Ms Jones said the launch of the website on Friday morning would be followed by an advertising campaign for more workers in The Courier Mail.

“The website will enable subcontractors, suppliers and individual tradespeople to register their interest to participate over the life of the Queen’s Wharf’s build,” she said.

The Destination Brisbane Consortium would go live with an Industry Capability Network website, to capture what they expected would be thousands of varied expressions of interest to work-on and supply to project, Ms Jones said.

She said Multiplex, one of Destination Brisbane Consortium’s contractors, would advertise for a range of workers in Saturday’s Courier Mail.

The fields targeted include; painting, steel work, glazing, metalwork, carpentry, roofing and hardware supply.

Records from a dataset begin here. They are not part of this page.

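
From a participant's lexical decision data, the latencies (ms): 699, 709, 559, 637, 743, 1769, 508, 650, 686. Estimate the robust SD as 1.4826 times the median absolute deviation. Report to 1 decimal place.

72.6 ms

Sorted: 508, 559, 637, 650, 686, 699, 709, 743, 1769 → median = 686
|x − 686| sorted: 0, 13, 23, 36, 49, 57, 127, 178, 1083 → MAD = 49
Robust SD ≈ 1.4826 × 49 = 72.647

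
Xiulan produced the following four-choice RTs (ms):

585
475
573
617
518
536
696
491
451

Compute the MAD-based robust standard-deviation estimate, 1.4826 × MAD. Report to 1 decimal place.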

Ms Jones urged workers keen to register their interest to visit www.queenswharfbrisbane.com.au

Destination Brisbane Consortium project director Simon Crooks said the diaphragm wall was an engineering feat rarely seen in Brisbane.

“We will use more than 2500 cubic metres of concrete – enough to fill an Olympic-sized swimming pool – to build the diaphragm wall,” Mr Crooks said.

“The wall will have 28 panels running along the inside edge of Queens Wharf Rd to Margaret St to provide a watertight barrier.

“The 28 vertical panels are 800mm wide and are between 2m and 7.2m in length.”

To build the diaphragm wall, a guide wall is first dug, and a narrow vertical trench is then excavated and filled with bentonite slurry, a naturally occurring clay.

A steel reinforcement cage, up to 6 tonnes in weight and more than 20m in length, is craned into the vertical trench, which is then filled with concrete to create the panels.

The clay slurry is recycled and stored onsite during the works in large blue and yellow towers along Queens Wharf Road.

Mr Crooks said the barrier wall would take about three months to complete. The remaining circumference of the basement will be secured with concrete piles and rock anchors.